The term genocide is specific in international law, defined as “acts committed with intent to destroy, in whole or part, a national, ethnic, racial, or religious group.” The “intent to destroy” a particular group is largely what differentiates genocide from “crimes against humanity,” which include “widespread or systematic” acts perpetrated against a civilian population, including murder, torture, sexual violence or forcible transfer. Genocide and crimes against humanity both differ from war crimes, which include violations of international humanitarian law (IHL) or “rules of war,” specifically those codified in the Geneva Conventions, including the direct targeting of civilian populations.
Ongoing investigations in Ukraine are likely to show ample evidence of war crimes and possibly crimes against humanity, and it is right that perpetrators of such crimes be brought to justice. But claims of genocide are much harder to prove or pursue, especially when claims of “intent to destroy” are murky at best.
It is true that Putin has denied the legitimacy of Ukraine’s statehood. But the war, however horrific and condemnable, has essentially been one of aggression, seeking to seize territory and forcibly expand Russian influence and control, rather than to exterminate an entire group of people. The attacks on civilians and grotesque atrocities committed in this venture are deplorable but as of yet do not reflect genocidal intent.
Using the genocide label liberally, while well intentioned, can have unintended consequences. First and foremost, the Genocide Convention obliges states to act to “prevent or punish” the crime of genocide. This obligation to act is one reason that states, including the U.S., have historically avoided the “g-word.” However, that provision has been rendered somewhat moot in recent years as the U.S. and other states have called out genocide in countries including Sudan, Myanmar and China without committing to action. Nevertheless, in a situation like Ukraine, it may further calls for direct U.S. or NATO intervention in the war, which the Biden administration and allies have (rightly) been attempting to avoid.
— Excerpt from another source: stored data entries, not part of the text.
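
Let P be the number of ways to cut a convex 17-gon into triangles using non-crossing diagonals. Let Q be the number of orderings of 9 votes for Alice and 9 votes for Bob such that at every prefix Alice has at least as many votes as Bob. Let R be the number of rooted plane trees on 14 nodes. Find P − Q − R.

8947083

Triangulations of a convex m-gon are counted by C_{m−2}; with m = 17 this is C_15. So P = C_15 = 9694845.
Ballot sequences with n votes each where one side never trails are Dyck words, counted by C_n; here n = 9. So Q = C_9 = 4862.
Rooted ordered (plane) trees on m nodes have m−1 edges and are counted by C_{m−1}; m = 14 gives C_13. So R = C_13 = 742900.
P − Q − R = 9694845 − 4862 − 742900 = 8947083.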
Second, the genocide label has political implications that may undermine future attempts at diplomacy. It should be noted that the current breakdown in negotiations is due to Putin’s own decision that the talks are at a dead-end, combined with his ongoing pummeling of civilian areas. But if the parties do finally return to the negotiating table, the “genocidaire” label will make any compromises that much more difficult. It is well past the time for providing Putin with comfortable, face-saving measures. But we also don’t need to undercut future diplomatic processes with inaccurate terms that play into Putin’s own propaganda.
Third, the allegation of genocide risks overshadowing other serious war crimes. All of the alleged crimes in Ukraine – targeting civilians, killings, torture, sexual violence – are egregious and worthy of thorough investigation and justice. While investigations are not necessarily either/or, we should be cautious of high-profile efforts to “prove” genocide, distracting from the documentation or prosecution of war crimes (and possibly crimes against humanity) of which there is likely to be ample evidence.
Finally, conflating genocide with any war crime or atrocity undermines the specific salience of the term in conflicts where it is actually taking place. However well intentioned, over-use of the term genocide for any action we find abhorrent risks creating a “crying wolf” effect — making it harder for us to recognize when there actually is an intent to destroy.
Biden, like much of the world, is right to feel moral outrage in response to the war in Ukraine. But it is precisely in such moments that we need our leaders to be accurate with their words and pragmatic with their actions. Putin’s war crimes are condemnable for what they are. Conflating them with genocide will only make “prevention and punishment” that much harder for Ukrainians and other victims of mass atrocities.